Le débat fait rage autour du super ratio de levier américain

le 23/10/2013 L'AGEFI Quotidien / Edition de 7H

Les grandes banques craignent d'être désavantagées vis-à-vis de leurs concurrentes par le ratio de 6% que les régulateurs ont mis sur la table

Outre-Atlantique, le débat fait rage entre partisans et adversaires d’un ratio de levier plus restrictif pour les grandes banques. Les intéressés ont fait passer ces derniers jours leurs réponses à la consultation de la Réserve fédérale, de la FDIC et de l’Office of the Comptroller of the Currency (OCC), qui ont proposé le 9 juillet de durcir le leverage ratio des holdings financières à 5% et celui de leurs filiales bancaires à 6%, contre un seuil fixé à 3% dans les règles de Bâle 3. Huit établissements sont visés par ce super levier, qui rapporte les actifs aux fonds propres: BoA, Citi, Goldman Sachs, JPMorgan, Morgan Stanley, Wells Fargo et les deux géants du post-marché, Bank of New York et State Street.

Les nouvelles règles «placeront les banques américaines en situation de désavantage concurrentiel» dans le monde, s’inquiète la Mortgage Bankers’ Association, dans un courrier adressé aux trois autorités. Un argument qui fait curieusement écho aux craintes des banques européennes: pour celles-ci, l’offensive des régulateurs anglo-saxons en faveur du ratio de levier favorise au contraire un modèle bancaire américain beaucoup plus désintermédié que celui de l’Europe.

Les banques américaines partagent avec leurs homologues européennes les critiques de fond sur le ratio. «C’est un instrument grossier qui ignore le degré de risque des différents actifs», souligne la MBA. «Pour maximiser leurs profits, les banques se tourneront vers la rentabilité sur actifs (ROA) comme outil principal d’allocation d’un capital devenu rare, ce qui pourrait conduire à des décisions irrationnelles et accroître le risque systémique au lieu de le diminuer», ajoute le lobby.

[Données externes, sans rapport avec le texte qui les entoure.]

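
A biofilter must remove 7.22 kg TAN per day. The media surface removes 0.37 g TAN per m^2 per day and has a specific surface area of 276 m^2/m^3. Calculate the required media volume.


A = 7.22*1000 / 0.37 = 19513.514 m^2
V = 19513.514 / 276 = 70.7011

70.7011 m^3


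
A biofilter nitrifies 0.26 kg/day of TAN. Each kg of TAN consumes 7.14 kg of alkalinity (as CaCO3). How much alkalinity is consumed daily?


Alkalinity factor: 7.14 kg CaCO3 consumed per kg TAN nitrified
alk = 0.26 kg TAN * 7.14 = 1.8564 kg CaCO3/day

1.8564 kg CaCO3/day


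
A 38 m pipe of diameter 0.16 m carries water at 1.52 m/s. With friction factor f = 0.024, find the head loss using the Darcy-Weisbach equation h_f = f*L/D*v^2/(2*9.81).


v^2 = 1.52^2 = 2.3104 m^2/s^2
L/D = 38/0.16 = 237.5
h_f = f*(L/D)*v^2/(2g) = 0.024 * 237.5 * 2.3104 / 19.62 = 0.671217 m

0.671217 m


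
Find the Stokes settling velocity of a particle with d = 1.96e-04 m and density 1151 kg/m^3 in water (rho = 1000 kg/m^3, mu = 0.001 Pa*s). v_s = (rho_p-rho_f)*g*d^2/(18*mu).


Density difference: rho_p - rho_f = 1151 - 1000 = 151 kg/m^3
d^2 = (1.96e-04)^2 = 3.8416e-08 m^2
Numerator = (rho_p - rho_f) * g * d^2 = 151 * 9.81 * 3.8416e-08 = 5.6906005e-05
Denominator = 18 * mu = 18 * 0.001 = 0.018
v_s = 5.6906005e-05 / 0.018 = 0.00316144 m/s
Check: Re = rho_f * v_s * d / mu = 1000 * 0.00316144 * 1.96e-04 / 0.001 = 0.62 < 1, so Stokes' law applies.

0.00316144 m/s


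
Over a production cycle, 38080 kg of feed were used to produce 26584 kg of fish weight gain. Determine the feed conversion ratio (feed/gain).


FCR = feed consumed / weight gained
FCR = 38080 kg / 26584 kg = 1.43244

1.43244


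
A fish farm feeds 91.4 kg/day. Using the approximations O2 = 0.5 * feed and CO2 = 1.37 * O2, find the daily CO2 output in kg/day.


O2 = 91.4 * 0.5 = 45.7
CO2 = 45.7 * 1.37 = 62.609

62.609 kg/day


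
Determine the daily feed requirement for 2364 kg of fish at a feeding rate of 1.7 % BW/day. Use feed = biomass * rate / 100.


Feeding rate fraction = 1.7% / 100 = 0.017
Daily feed = 2364 kg * 0.017 = 40.188 kg/day

40.188 kg/day


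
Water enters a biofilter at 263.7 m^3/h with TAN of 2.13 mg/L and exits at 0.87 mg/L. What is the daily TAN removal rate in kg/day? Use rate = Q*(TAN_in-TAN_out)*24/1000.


Concentration drop: TAN_in - TAN_out = 2.13 - 0.87 = 1.26 mg/L
Hourly TAN removed = Q * dTAN = 263.7 m^3/h * 1.26 mg/L = 332.262 g/h  (m^3/h * mg/L = g/h)
Daily TAN removed = 332.262 * 24 = 7974.288 g/day
Convert to kg/day: 7974.288 / 1000 = 7.974288 kg/day

7.974288 kg/day


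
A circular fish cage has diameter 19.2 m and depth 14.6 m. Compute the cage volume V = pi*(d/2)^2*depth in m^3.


r = d/2 = 19.2/2 = 9.6 m
Base area = pi*r^2 = pi*9.6^2 = 289.52918 m^2
Volume = 289.52918 * 14.6 = 4227.13 m^3

4227.13 m^3


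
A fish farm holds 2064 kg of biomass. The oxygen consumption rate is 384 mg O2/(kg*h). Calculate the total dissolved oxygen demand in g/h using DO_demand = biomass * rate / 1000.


Total O2 consumption (mg/h) = 2064 kg * 384 mg/(kg*h) = 792576 mg/h
Convert to g/h: 792576 / 1000 = 792.576 g/h

792.576 g/h


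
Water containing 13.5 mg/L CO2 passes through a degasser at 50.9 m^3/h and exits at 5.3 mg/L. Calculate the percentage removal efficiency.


CO2_out / CO2_in = 5.3 / 13.5 = 0.39259259
Fraction remaining = 0.39259259
efficiency = (1 - 0.39259259) * 100 = 60.7407 %

60.7407 %


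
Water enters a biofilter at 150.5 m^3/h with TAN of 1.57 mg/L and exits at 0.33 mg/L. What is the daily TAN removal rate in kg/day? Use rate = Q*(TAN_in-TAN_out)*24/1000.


Concentration drop: TAN_in - TAN_out = 1.57 - 0.33 = 1.24 mg/L
Hourly TAN removed = Q * dTAN = 150.5 m^3/h * 1.24 mg/L = 186.62 g/h  (m^3/h * mg/L = g/h)
Daily TAN removed = 186.62 * 24 = 4478.88 g/day
Convert to kg/day: 4478.88 / 1000 = 4.47888 kg/day

4.47888 kg/day


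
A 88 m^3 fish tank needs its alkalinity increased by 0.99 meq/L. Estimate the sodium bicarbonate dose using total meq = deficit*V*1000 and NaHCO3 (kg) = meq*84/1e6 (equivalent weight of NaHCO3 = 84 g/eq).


Tank volume in L = 88 m^3 * 1000 = 88000 L
Total meq required = 0.99 meq/L * 88000 L = 87120 meq
NaHCO3 mass = 87120 meq * 84 mg/meq / 1e6 = 7.31808 kg

7.31808 kg


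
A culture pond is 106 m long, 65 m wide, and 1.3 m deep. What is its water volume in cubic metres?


Base area = L * W = 106 * 65 = 6890 m^2
Volume = area * depth = 6890 * 1.3 = 8957 m^3

8957 m^3


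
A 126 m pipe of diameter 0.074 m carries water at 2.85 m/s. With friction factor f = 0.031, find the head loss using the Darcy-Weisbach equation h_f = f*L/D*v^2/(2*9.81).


v^2 = 2.85^2 = 8.1225 m^2/s^2
L/D = 126/0.074 = 1702.7027
h_f = f*(L/D)*v^2/(2g) = 0.031 * 1702.7027 * 8.1225 / 19.62 = 21.852 m

21.852 m


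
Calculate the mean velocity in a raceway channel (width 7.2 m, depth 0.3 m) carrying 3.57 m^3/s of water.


Cross-sectional area = W * d = 7.2 * 0.3 = 2.16 m^2
Velocity = Q / A = 3.57 / 2.16 = 1.65278 m/s

1.65278 m/s


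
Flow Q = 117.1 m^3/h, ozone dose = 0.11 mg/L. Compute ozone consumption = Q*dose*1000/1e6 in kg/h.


O3 demand (mg/h) = Q * dose * 1000 = 117.1 * 0.11 * 1000 = 12881 mg/h
Convert mg to kg: 12881 / 1e6 = 0.012881 kg/h

0.012881 kg/h


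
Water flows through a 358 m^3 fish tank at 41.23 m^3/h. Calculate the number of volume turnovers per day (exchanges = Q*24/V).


Daily flow volume = 41.23 m^3/h * 24 h = 989.52 m^3/day
Exchanges = daily flow / tank volume = 989.52 / 358 = 2.76402 exchanges/day

2.76402 exchanges/day


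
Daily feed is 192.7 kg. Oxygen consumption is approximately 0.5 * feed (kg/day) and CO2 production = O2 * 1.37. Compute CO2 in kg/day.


O2 = 192.7 * 0.5 = 96.35
CO2 = 96.35 * 1.37 = 131.9995

131.9995 kg/day


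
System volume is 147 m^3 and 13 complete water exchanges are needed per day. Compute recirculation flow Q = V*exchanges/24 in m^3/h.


Daily recirculation volume = 147 m^3 * 13 = 1911 m^3/day
Flow rate Q = daily volume / 24 h = 1911 / 24 = 79.625 m^3/h

79.625 m^3/h


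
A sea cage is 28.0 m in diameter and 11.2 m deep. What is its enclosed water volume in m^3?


r = d/2 = 28.0/2 = 14 m
Base area = pi*r^2 = pi*14^2 = 615.75216 m^2
Volume = 615.75216 * 11.2 = 6896.42 m^3

6896.42 m^3


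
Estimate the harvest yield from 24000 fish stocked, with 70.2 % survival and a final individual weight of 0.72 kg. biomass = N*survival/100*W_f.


Survivors = 24000 * 70.2/100 = 16848 fish
Harvest biomass = survivors * W_f = 16848 * 0.72 = 12130.56 kg

12130.56 kg


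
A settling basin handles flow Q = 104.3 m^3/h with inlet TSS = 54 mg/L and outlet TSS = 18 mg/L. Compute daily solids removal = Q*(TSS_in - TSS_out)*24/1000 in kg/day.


Concentration drop: TSS_in - TSS_out = 54 - 18 = 36 mg/L
Hourly solids removed = Q * dTSS = 104.3 m^3/h * 36 mg/L = 3754.8 g/h  (m^3/h * mg/L = g/h)
Daily solids removed = 3754.8 * 24 = 90115.2 g/day
Convert g to kg: 90115.2 / 1000 = 90.1152 kg/day

90.1152 kg/day


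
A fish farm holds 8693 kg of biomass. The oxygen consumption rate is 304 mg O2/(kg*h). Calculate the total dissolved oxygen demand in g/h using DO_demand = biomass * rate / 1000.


Total O2 consumption (mg/h) = 8693 kg * 304 mg/(kg*h) = 2642672 mg/h
Convert to g/h: 2642672 / 1000 = 2642.672 g/h

2642.672 g/h


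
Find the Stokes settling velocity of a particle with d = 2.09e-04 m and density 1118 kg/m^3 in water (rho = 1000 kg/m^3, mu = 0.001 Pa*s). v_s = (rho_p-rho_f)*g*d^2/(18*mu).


Density difference: rho_p - rho_f = 1118 - 1000 = 118 kg/m^3
d^2 = (2.09e-04)^2 = 4.3681e-08 m^2
Numerator = (rho_p - rho_f) * g * d^2 = 118 * 9.81 * 4.3681e-08 = 5.0564252e-05
Denominator = 18 * mu = 18 * 0.001 = 0.018
v_s = 5.0564252e-05 / 0.018 = 0.00280913 m/s
Check: Re = rho_f * v_s * d / mu = 1000 * 0.00280913 * 2.09e-04 / 0.001 = 0.587 < 1, so Stokes' law applies.

0.00280913 m/s


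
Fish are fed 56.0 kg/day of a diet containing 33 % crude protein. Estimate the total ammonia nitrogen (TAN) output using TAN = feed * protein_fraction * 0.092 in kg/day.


Protein in feed = 56.0 * 33/100 = 18.48 kg/day
TAN = protein * 0.092 = 18.48 * 0.092 = 1.70016 kg/day

1.70016 kg/day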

Les prêts non sécurisés, plus rentables, bénéficieraient par exemple d’un traitement plus favorable que les financements sécurisés. Les activités de pension livrée (repo), peu rentables, seraient en revanche «moins attractives». Sur ce point, la MBA donne à son corps défendant des arguments aux partisans d’un super ratio de levier.

Le Conseil du risque systémique estime que les règles prudentielles actuelles desservent le financement traditionnel par rapport à «des activités financières exotiques comme les dérivés, le repo ou les achats de dette souveraine». L’institution présidée par Sheila Bair, ex-patronne de la CFTC, trouve même que les régulateurs n’ont pas eu la main assez lourde. Elle préconise un leverage ratio… de 8% !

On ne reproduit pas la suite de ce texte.